Aerial ladders on Durham and Dover fire department fire trucks crisscross during a training exercise outside Christensen Hall last week.

The Durham Fire Department recently conducted a 32-hour aerial fire apparatus training program through the New Hampshire Fire Academy. The four-day training session, which took place on campus, was performed from loading docks and service roads. A New Hampshire Fire Academy instructor was on hand during the training.

Twenty firefighters from the Durham, Dover, Newmarket, and Newington fire departments participated in the regional training that allowed departments to compare equipment, operator techniques, and resource capabilities, and provided firefighters with the basic knowledge and skills to safely operate fire department aerial devices. 

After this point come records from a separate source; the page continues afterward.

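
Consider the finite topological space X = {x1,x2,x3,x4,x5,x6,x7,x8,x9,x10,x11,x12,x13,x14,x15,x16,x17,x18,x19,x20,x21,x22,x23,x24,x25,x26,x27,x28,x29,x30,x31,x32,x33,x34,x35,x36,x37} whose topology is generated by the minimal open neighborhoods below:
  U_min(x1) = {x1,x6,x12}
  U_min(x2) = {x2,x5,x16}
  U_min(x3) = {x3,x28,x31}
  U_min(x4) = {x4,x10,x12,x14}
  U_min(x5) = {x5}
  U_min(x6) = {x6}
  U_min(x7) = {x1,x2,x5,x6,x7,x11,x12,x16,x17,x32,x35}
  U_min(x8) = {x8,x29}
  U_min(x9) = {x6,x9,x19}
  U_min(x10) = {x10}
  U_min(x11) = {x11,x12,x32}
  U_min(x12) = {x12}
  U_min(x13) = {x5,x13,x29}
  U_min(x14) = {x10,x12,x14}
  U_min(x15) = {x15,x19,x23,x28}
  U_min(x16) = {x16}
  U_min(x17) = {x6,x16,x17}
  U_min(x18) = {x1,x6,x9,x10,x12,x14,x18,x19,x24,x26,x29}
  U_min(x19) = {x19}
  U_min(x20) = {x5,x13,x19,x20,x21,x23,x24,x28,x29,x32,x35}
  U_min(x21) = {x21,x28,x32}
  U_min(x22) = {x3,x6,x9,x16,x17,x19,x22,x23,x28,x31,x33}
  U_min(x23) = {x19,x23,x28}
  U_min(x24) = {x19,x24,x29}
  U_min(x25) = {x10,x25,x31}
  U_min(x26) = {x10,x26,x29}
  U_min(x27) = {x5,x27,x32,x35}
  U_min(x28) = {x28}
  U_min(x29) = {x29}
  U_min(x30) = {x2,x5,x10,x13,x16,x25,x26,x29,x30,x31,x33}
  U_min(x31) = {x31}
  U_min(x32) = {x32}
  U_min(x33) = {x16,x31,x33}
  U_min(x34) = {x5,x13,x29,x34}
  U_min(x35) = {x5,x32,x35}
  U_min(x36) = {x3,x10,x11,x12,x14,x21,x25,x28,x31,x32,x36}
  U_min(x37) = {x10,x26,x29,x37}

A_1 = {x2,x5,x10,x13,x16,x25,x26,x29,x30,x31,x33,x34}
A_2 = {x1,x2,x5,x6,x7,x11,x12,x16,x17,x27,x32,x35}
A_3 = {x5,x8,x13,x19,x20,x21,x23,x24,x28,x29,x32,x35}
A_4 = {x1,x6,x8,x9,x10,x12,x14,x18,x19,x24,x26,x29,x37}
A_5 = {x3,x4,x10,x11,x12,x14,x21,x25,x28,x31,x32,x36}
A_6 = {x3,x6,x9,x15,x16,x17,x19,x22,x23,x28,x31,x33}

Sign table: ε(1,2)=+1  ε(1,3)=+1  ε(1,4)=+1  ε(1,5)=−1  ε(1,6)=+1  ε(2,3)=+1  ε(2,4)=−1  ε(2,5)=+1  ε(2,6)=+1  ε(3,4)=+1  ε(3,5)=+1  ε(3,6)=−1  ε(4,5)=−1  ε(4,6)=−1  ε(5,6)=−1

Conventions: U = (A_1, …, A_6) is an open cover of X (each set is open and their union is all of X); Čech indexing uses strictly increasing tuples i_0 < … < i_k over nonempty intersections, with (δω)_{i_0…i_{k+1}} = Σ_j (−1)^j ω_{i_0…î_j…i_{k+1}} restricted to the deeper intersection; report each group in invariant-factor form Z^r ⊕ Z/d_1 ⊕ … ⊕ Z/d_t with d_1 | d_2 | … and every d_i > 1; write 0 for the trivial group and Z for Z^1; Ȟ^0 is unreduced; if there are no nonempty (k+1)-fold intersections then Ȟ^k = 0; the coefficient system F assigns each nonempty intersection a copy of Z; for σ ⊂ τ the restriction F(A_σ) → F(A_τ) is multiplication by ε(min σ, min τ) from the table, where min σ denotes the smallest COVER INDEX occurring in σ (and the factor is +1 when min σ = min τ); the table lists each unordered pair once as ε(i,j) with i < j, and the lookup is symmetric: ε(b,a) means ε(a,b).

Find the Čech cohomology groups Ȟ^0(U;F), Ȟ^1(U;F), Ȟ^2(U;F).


intersection data:
  A12={x2,x5,x16} A13={x5,x13,x29} A14={x10,x26,x29} A15={x10,x25,x31} A16={x16,x31,x33} A23={x5,x32,x35} A24={x1,x6,x12} A25={x11,x12,x32} A26={x6,x16,x17} A34={x8,x19,x24,x29} A35={x21,x28,x32} A36={x19,x23,x28} A45={x10,x12,x14} A46={x6,x9,x19} A56={x3,x28,x31}
  A123={x5} A126={x16} A134={x29} A145={x10} A156={x31} A235={x32} A245={x12} A246={x6} A346={x19} A356={x28}
C dims 6,15,10; δ0: rk 6, SNF 1^5·2; δ1: rk 9, SNF 1^9
Ȟ^0 = (6 − 6) − 0 = 0, so Ȟ^0 ≅ 0
Ȟ^1 = (15 − 9) − 6 = 0 plus torsion [2], so Ȟ^1 ≅ Z/2
Ȟ^2 = (10 − 0) − 9 = 1, so Ȟ^2 ≅ Z

Ȟ^0 ≅ 0, Ȟ^1 ≅ Z/2 and Ȟ^2 ≅ Z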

Members of the Durham and Dover fire departments practice ladder placement outside Christensen Hall during a recent aerial training exercise.

A member of the Durham Fire Department extends a ladder to the roof of Christensen Hall during a training exercise.

A Durham firefighter guides an aerial ladder to the roof of Christensen Hall.

A ladder rests mere inches from the roof of Christensen Hall as firefighters from Durham and surrounding communities tested their skills last week during a training exercise.

Durham probationary firefighter Kathryn Everts keeps her eyes skyward as she works the controls of the ladder truck while extending the ladder to the roof of Christensen Hall.

Durham firefighter Kathryn Everts checks her position during an aerial training session held recently with adjoining towns. Twenty firefighters took part in the drill.

Practical skills and hands-on demonstrations gave firefighters the chance to apply classroom knowledge. Exercises included:

  1. Driving and stabilization
  2. Stabilization on a grade
  3. Aerial device inspection
  4. Emergency hydraulic pump operation
  5. Introduction to operating the aerial device (the cone drill)
  6. Placing the aerial device for rescue
  7. Placing the aerial device for roof access/ventilation
  8. Aerial master stream operation

 

 


Members of the Durham Fire Department practice operating the ladder and honing their aim by placing a cone on top of another cone during a training exercise last week. Photo: Capt. David Emanuel, Durham Fire Department.

The Durham Fire Department is made up of 28 full-time professional firefighting personnel which includes 20 firefighter/EMT’s, four captains, one fire inspector, one deputy chief of prevention, one assistant fire chief, and one chief. 

It is supported by one full-time administrative assistant and 12 paid on-call part-time firefighters.  The DFD is the primary first responder to all fire and EMS calls both in town and on campus, with a third-party ambulance service contracted for transport.  The on-duty shift consists of a captain and four firefighters cross-manning two engines, a tanker, a first-response medic truck, aerial ladder, heavy rescue, forestry unit, and below-grade rescue trailer. The department responds to approximately 2,200 calls for service on a yearly basis and is part of a very busy local mutual aid system. 


Members of the Dover Fire Department maneuver the bucket of their tower ladder truck to within inches of the roof in a practice drill outside Christensen Hall.